Go to the Data: Two stories of (really) Computational Thinking
Barb is on a panel on Computational Thinking at the Scratch Conference this afternoon. We’re as confused as anyone else what “Computational Thinking” means, but I’ve had a couple of recent experiences that have highlighted for me one aspect of computational thinking, something which I feel is really computational thinking — not computer science, not algorithmic thinking, not mathematical thinking.
Story 1: It’s in my foot and my iPod. I like to run. Running doesn’t always like me. I had knee surgery for a torn meniscus three years ago. The last two Peachtree 10K runs, I’ve been registered, but have torn a muscle (calf one year, hamstring the next) within weeks of the race and missed it, forced to take 6-8 weeks off. I have now been running since January without injury.
So I was really bummed when I went out to run a five mile a couple weeks, and after two miles, I had the all-too-familiar feeling of my hamstring straining. It didn’t pull or tear, but I turned around, and ended up walking more than a mile of the two miles back. I took a couple days off, ran short runs and worked out on the elliptical, and within a week, was running 3 miles again without pain. What happened? And how could I avoid it in the future?
I have been running with Nike+ iPod since Christmas. A fob goes on my iPod, and a sensor goes in my shoe. When I next synched my iPod to the Nike+ website, I decided to look at my last few weeks worth of runs. Here’s what I saw, with my scribbled red arrow on the run where I was hurting:
When I look at this graph, I see lots of runs averaging around 3 miles (particularly when I was traveling alot), then one run above 4 miles, then a handful of shorter runs, then within two days, my two longest runs of the summer (4.71 and 4.75 miles). Two days later (with elliptical and weight work in between — no rest days), I tried to go even further at five miles. Well, duh! I think I pushed myself too quickly. It’s one thing to increase my distance. It’s another to do it day-after-day, without shorter runs or rests. I have to ramp up slowly, not increase my longest distance every day. That helps to explain my Peachtree training injuries too, as I tried too quickly to ramp up to 10K mile runs.
I showed this graph to Barb and told her my reasoning. She said, “That’s computational thinking!” I think she’s right.
Story 2: It’s not blowing in the wind. Atlanta, like most of the country, has been wicked hot this summer. The newspapers are using phrases like, “Hottest summer in 30 years!” Is it really? I was wondering, and I was wondering how I could find out.
I went to WolframAlpha and typed in “temp in Atlanta.” From the “History” pull-down menu, I selected “Last 5 years” and saw this graph.

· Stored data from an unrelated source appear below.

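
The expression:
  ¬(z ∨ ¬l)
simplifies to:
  l ∧ ¬z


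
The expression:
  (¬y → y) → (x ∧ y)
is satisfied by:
  {x: True, y: False}
  {y: False, x: False}
  {y: True, x: True}


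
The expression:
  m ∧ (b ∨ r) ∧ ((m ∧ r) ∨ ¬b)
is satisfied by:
  {r: True, m: True}


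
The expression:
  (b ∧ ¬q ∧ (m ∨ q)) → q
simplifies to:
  q ∨ ¬b ∨ ¬m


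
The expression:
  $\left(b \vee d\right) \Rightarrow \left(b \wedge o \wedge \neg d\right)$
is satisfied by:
  {o: True, d: False, b: False}
  {o: False, d: False, b: False}
  {b: True, o: True, d: False}


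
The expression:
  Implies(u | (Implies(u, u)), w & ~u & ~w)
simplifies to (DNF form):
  False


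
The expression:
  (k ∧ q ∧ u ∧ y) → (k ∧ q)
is always true.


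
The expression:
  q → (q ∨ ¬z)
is always true.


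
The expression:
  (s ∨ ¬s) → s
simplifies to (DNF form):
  s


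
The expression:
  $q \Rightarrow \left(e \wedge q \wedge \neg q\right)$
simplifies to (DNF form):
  $\neg q$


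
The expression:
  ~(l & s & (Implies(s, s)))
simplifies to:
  ~l | ~s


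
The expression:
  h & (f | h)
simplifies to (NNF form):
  h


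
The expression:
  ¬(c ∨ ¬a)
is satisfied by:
  {a: True, c: False}


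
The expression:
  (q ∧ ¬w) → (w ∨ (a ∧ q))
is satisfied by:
  {a: True, w: True, q: False}
  {a: True, w: False, q: False}
  {w: True, a: False, q: False}
  {a: False, w: False, q: False}
  {a: True, q: True, w: True}
  {a: True, q: True, w: False}
  {q: True, w: True, a: False}


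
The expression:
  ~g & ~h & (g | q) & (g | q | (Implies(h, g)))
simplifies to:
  q & ~g & ~h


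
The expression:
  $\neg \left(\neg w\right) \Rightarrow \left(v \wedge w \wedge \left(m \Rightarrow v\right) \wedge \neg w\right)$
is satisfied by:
  {w: False}


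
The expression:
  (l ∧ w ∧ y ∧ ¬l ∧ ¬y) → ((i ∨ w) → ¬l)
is always true.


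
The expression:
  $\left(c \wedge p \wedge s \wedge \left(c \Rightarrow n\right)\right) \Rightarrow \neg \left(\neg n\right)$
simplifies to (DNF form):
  $\text{True}$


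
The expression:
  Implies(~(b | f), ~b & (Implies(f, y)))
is always true.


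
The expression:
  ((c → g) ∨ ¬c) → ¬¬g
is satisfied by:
  {c: True, g: True}
  {c: True, g: False}
  {g: True, c: False}


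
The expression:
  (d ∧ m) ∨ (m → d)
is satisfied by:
  {d: True, m: False}
  {m: False, d: False}
  {m: True, d: True}


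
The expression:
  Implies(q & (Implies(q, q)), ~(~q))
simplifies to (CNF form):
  True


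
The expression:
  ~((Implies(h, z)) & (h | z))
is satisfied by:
  {z: False}


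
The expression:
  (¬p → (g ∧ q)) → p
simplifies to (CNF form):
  p ∨ ¬g ∨ ¬q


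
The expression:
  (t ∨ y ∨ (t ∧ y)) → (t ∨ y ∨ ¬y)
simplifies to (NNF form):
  True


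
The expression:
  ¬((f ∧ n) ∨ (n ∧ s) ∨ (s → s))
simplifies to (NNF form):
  False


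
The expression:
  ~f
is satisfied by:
  {f: False}


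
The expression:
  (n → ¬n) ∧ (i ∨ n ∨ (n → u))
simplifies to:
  ¬n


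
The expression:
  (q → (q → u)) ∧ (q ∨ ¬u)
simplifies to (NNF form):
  (q ∧ u) ∨ (¬q ∧ ¬u)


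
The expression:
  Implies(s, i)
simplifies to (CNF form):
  i | ~s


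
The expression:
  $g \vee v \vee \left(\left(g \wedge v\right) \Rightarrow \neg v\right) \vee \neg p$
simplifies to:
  $\text{True}$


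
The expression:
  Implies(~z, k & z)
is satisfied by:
  {z: True}


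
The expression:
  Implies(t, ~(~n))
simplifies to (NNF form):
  n | ~t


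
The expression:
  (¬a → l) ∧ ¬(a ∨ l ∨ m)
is never true.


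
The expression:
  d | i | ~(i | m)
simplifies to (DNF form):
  d | i | ~m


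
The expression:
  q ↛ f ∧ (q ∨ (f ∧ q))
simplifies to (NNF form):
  q ∧ ¬f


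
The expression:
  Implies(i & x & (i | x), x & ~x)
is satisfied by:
  {x: False, i: False}
  {i: True, x: False}
  {x: True, i: False}


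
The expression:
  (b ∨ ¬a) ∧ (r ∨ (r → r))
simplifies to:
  b ∨ ¬a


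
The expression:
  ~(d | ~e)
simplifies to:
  e & ~d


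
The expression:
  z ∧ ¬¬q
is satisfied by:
  {z: True, q: True}


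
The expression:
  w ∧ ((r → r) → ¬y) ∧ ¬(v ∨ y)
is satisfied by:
  {w: True, v: False, y: False}


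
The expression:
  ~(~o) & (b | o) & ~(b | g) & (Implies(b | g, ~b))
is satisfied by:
  {o: True, g: False, b: False}


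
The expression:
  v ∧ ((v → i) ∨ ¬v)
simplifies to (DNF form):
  i ∧ v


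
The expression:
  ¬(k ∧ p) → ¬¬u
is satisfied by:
  {u: True, p: True, k: True}
  {u: True, p: True, k: False}
  {u: True, k: True, p: False}
  {u: True, k: False, p: False}
  {p: True, k: True, u: False}


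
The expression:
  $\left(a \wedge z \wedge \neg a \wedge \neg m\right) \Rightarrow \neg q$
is always true.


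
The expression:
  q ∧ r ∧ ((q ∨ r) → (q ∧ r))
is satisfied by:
  {r: True, q: True}


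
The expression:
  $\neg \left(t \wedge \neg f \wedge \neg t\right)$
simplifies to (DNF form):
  $\text{True}$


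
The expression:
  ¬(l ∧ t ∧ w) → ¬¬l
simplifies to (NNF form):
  l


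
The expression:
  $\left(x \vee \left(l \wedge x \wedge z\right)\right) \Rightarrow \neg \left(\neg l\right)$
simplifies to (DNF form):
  $l \vee \neg x$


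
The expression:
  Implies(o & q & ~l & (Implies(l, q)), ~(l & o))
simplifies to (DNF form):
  True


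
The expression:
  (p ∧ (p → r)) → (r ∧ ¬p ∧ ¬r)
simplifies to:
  ¬p ∨ ¬r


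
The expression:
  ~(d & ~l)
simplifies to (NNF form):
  l | ~d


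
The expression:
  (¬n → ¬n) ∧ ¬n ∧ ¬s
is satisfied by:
  {n: False, s: False}


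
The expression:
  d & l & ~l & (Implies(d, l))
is never true.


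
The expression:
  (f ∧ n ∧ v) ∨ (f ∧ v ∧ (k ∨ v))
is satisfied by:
  {f: True, v: True}


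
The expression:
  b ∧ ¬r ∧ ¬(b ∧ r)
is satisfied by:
  {b: True, r: False}


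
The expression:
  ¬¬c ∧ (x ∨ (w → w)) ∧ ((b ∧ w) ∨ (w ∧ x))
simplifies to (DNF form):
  (b ∧ c ∧ w) ∨ (c ∧ w ∧ x)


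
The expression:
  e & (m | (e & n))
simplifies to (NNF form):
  e & (m | n)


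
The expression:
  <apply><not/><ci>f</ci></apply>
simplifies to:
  <apply><not/><ci>f</ci></apply>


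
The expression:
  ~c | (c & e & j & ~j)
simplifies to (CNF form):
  ~c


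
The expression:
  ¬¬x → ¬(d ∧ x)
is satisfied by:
  {d: False, x: False}
  {x: True, d: False}
  {d: True, x: False}


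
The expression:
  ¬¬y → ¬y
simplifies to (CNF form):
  ¬y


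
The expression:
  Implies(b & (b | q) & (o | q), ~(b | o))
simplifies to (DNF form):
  ~b | (~o & ~q)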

I find this graph unconvincing that this is the hottest summer in even the last five years. This looks like pretty much the exact same curve and the exact same maximums across the five years. Then I clicked the “More” link, and got these graphs:
The humidity is high, but it looks higher back in 2007. But look at that last one, the wind speed. To my novice eye, that looks like the lowest wind speeds in the last five years. Maybe that’s why it feels so hot? It’s not the temperature, it’s the lack of wind? And maybe that is related to the high humidity?

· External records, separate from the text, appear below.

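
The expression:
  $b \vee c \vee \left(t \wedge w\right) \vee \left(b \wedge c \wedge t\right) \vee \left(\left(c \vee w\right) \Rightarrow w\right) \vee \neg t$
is always true.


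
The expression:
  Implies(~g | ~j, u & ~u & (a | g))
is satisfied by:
  {j: True, g: True}


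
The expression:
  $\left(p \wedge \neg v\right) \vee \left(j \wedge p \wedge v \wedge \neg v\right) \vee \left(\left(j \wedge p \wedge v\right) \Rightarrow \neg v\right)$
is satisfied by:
  {p: False, v: False, j: False}
  {j: True, p: False, v: False}
  {v: True, p: False, j: False}
  {j: True, v: True, p: False}
  {p: True, j: False, v: False}
  {j: True, p: True, v: False}
  {v: True, p: True, j: False}


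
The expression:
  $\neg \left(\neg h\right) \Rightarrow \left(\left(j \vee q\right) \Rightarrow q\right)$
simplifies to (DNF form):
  $q \vee \neg h \vee \neg j$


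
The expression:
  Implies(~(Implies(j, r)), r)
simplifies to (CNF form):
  r | ~j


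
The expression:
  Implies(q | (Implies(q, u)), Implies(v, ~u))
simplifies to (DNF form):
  ~u | ~v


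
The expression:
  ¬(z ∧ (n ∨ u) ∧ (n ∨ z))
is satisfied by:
  {n: False, z: False, u: False}
  {u: True, n: False, z: False}
  {n: True, u: False, z: False}
  {u: True, n: True, z: False}
  {z: True, u: False, n: False}


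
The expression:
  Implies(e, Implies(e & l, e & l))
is always true.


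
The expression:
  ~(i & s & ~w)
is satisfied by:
  {w: True, s: False, i: False}
  {s: False, i: False, w: False}
  {i: True, w: True, s: False}
  {i: True, s: False, w: False}
  {w: True, s: True, i: False}
  {s: True, w: False, i: False}
  {i: True, s: True, w: True}


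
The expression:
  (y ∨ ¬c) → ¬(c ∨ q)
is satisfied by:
  {q: False, c: False, y: False}
  {y: True, q: False, c: False}
  {c: True, q: False, y: False}
  {c: True, q: True, y: False}


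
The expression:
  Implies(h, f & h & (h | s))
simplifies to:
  f | ~h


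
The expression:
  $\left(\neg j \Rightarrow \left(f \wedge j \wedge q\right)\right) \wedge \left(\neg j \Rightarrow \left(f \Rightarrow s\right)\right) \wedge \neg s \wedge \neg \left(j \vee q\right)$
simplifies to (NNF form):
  $\text{False}$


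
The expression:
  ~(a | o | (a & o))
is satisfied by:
  {o: False, a: False}


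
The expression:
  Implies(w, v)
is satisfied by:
  {v: True, w: False}
  {w: False, v: False}
  {w: True, v: True}


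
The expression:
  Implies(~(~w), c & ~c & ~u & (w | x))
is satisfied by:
  {w: False}


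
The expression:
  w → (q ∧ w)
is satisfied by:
  {q: True, w: False}
  {w: False, q: False}
  {w: True, q: True}


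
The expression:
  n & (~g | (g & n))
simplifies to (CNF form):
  n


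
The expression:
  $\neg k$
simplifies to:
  $\neg k$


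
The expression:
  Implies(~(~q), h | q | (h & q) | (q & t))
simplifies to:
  True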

Computational Thinking includes Going to the Data. The common theme in both of these stories is “Go to the data.” In both cases, I realized that data had been collected that could help me to answer my question. This is computational thinking. In our modern world, there are lots of data being collected (or can easily be collected), stored in the cloud, and available for processing. Dealing with these data is different than mathematical thinking (though the interpretation of the visualizations is clearly mathematics), algorithmic thinking, and notably for me, computer science. None of the above looks like computer science to me. However, it feels like it’s important for 21st Century citizens to be able to do this kind of reasoning.
Some of the questions that I had to answer for myself here, and that we’d want students to be able to answer for themselves, include:
- Are the data already collected that help me to answer my question? Or can I easily collect the data? WolframAlpha has an amazing collection of data already available to crunch. My run data comes for free after I put the sensor in the shoe, and run with my iPod — which I like to do anyway. (FYI, my current top running accompaniment are tunes by John Prine, Pink, Coldplay, and the soundtrack to “Mama Mia!”)
- Is the data what I want? Do I trust the data?
- What can I access in the data?
- How can I query and visualize the data?
Of course, next comes the interpretation of the data, the inference and development of hypotheses. I’m not saying that that’s computational thinking. Understanding a model requires knowledge of science and mathematics. But it really is uniquely computational thinking to find (or create) these collections of data and use them to create the visualizations that allow us to apply our knowledge of science and mathematics to answer our questions.